When it became law, the Voting Rights Act was aimed at tearing down the barriers to African American voter registration, particularly in the Deep South, where literacy tests and poll taxes were being used to discourage African American voters from voting. In Mississippi, for instance, only six percent of eligible black voters were registered in 1965; in Alabama, only 19 percent.

A key part of the Act was its enforcement provision, Section Five. There it outlined the nine states, Texas among them, that were now required by federal law to submit any change in voting practices to either the Department of Justice or a federal court for approval. That is why last year, when the Republican-controlled Texas legislature re-drew the Congressional districts in that state, seeming to protect existing Republican districts and even create some new ones, it had to get pre-clearance on the map before instituting it. It was not the partisan nature of the map that required review, but whether the re-drawn districts effectively diluted minority representation.

While it waited for the special court in Washington to determine the fate of its map, Texas faced a separate challenge in a San Antonio federal district court. There, Hispanic voters were already arguing that the re-drawn districts disenfranchised minority voters. Since the clock is ticking -- Texas needs to schedule its primary and the court in Washington has indicated that it needs more time for study -- the San Antonio court drew its own interim map, one that established more majority-minority districts, justifying its decision on the fact that the legislature's map did not appear to reflect the fact that Texas's population boom was largely among new Hispanic voters. The Supreme Court must now decide -- and decide quickly -- whether this interim map can be instituted or whether in the absence of a decision by the special Washington court charged with the pre-clearance, the legislature's map must prevail.

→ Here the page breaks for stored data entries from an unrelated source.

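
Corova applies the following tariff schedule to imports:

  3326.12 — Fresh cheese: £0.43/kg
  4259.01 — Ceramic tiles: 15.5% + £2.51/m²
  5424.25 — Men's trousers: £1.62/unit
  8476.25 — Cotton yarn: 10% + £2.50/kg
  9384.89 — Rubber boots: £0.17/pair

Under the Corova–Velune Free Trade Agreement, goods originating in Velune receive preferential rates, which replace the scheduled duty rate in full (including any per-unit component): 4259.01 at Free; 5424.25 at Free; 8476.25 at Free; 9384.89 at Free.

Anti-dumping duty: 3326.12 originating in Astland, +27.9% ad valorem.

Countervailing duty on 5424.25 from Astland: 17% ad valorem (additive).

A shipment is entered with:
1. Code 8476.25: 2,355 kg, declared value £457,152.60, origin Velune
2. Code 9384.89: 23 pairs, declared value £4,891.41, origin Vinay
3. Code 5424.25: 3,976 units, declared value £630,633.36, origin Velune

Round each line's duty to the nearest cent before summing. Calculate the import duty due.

£3.91

Line 1 (8476.25, Velune, 2,355 kg, £457,152.60):
Base rate for 8476.25 is 10% + £2.50/kg.
Origin Velune qualifies under the Corova–Velune agreement and 8476.25 is covered: preferential rate Free applies instead.
Duty = £457,152.60 × 0% = £0.00.
Line 2 (9384.89, Vinay, 23 pairs, £4,891.41):
Base rate for 9384.89 is £0.17/pair.
9384.89 has an FTA preferential rate, but origin Vinay is not Velune; base rate stands.
Duty = 23 × £0.17 = £3.91.
Line 3 (5424.25, Velune, 3,976 units, £630,633.36):
Base rate for 5424.25 is £1.62/unit.
Origin Velune qualifies under the Corova–Velune agreement and 5424.25 is covered: preferential rate Free applies instead.
The additional-duty order on 5424.25 targets Astland, not Velune; it does not apply.
Duty = £630,633.36 × 0% = £0.00.
Total = £0.00 + £3.91 + £0.00 = £3.91.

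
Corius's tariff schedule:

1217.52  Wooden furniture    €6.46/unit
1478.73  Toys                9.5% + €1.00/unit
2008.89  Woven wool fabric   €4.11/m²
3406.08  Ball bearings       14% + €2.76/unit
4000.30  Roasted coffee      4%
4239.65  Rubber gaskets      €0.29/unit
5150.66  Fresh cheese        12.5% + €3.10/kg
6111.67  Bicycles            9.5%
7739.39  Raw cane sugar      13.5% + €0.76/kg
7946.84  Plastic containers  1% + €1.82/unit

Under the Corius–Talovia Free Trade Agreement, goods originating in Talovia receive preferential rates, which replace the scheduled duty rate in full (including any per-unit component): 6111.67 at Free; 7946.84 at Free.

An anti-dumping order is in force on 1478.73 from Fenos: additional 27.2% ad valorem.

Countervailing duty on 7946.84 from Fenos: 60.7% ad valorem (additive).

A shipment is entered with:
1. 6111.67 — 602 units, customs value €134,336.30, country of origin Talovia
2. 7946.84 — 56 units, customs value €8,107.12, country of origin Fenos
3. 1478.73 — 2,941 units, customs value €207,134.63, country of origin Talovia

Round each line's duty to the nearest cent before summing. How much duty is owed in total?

€27,722.80

Line 1 (6111.67, Talovia, 602 units, €134,336.30):
Base rate for 6111.67 is 9.5%.
Origin Talovia qualifies under the Corius–Talovia agreement and 6111.67 is covered: preferential rate Free applies instead.
Duty = €134,336.30 × 0% = €0.00.
Line 2 (7946.84, Fenos, 56 units, €8,107.12):
Base rate for 7946.84 is 1% + €1.82/unit.
7946.84 has an FTA preferential rate, but origin Fenos is not Talovia; base rate stands.
Additional duty on 7946.84 from Fenos: +60.7%. Applied ad valorem rate: 1% + 60.7% = 61.7%.
Duty = €8,107.12 × 61.7% + 56 × €1.82 = €5,104.01.
Line 3 (1478.73, Talovia, 2,941 units, €207,134.63):
Base rate for 1478.73 is 9.5% + €1.00/unit.
Origin Talovia is the FTA partner but 1478.73 is not on the preference list; base rate stands.
The additional-duty order on 1478.73 targets Fenos, not Talovia; it does not apply.
Duty = €207,134.63 × 9.5% + 2,941 × €1.00 = €22,618.79.
Total = €0.00 + €5,104.01 + €22,618.79 = €27,722.80.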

Of course, the question that many Texas legislators have is, why can't the federal government just let Texas be Texas? Why must it "parent" their state on decisions like these when it doesn't do the same to Vermont or New Jersey? And while the technical answer is, of course, because the law says it must, the bigger issue is whether at least this section of the Voting Rights Act, which was renewed in 2006 for another 25 years, has any purpose in an age when the truly egregious discriminatory practices of the 1960s, the ones that prompted Section Five in the first place, have gone the way of history.

Attorney General Eric Holder has an answer to that question. To him, and many others, the barriers to minority voting continue to prosper. In a speech last month in Austin, Texas, at the presidential library of Lyndon Baines Johnson -- the president who signed the Voting Rights Act -- Holder cited the rash of new state voter photo ID laws as veiled attempts to frustrate minority vote. Republican supporters of such measures insist that they are only trying to prevent voter fraud, but, since minority voters are disproportionately more likely to lack such basic photo identification cards as a driver's license, these laws, say Holder, will have the effect of shutting minorities out of the polls. Instead, he recommends the automatic registration of all eligible voters, the removal of legislators from decisions involving the drafting of their own state districts, and a federal law barring the dissemination of fraudulent information intended to keep people from voting.

In 2003, three years before the Voting Rights Act was renewed, the Supreme Court, ruling in a challenge to the University of Michigan Law School's affirmative action admissions policies, found that diversity remained a compelling interest in government policy. Building off of the Court's doctrine that a race-conscious program is constitutional only as a "remedy" of some "duration," Justice Sandra Day O'Connor asserted that the day for race-neutral decision-making would come perhaps 25 years from now, when, she expected, "it will no longer be necessary to "further the interest" of racial minorities. The math on that puts us at 2028, just three years before the Voting Rights Act will be up for renewal once again. Perhaps then, in what may be a different America, Section Five will finally go the way of the dinosaur.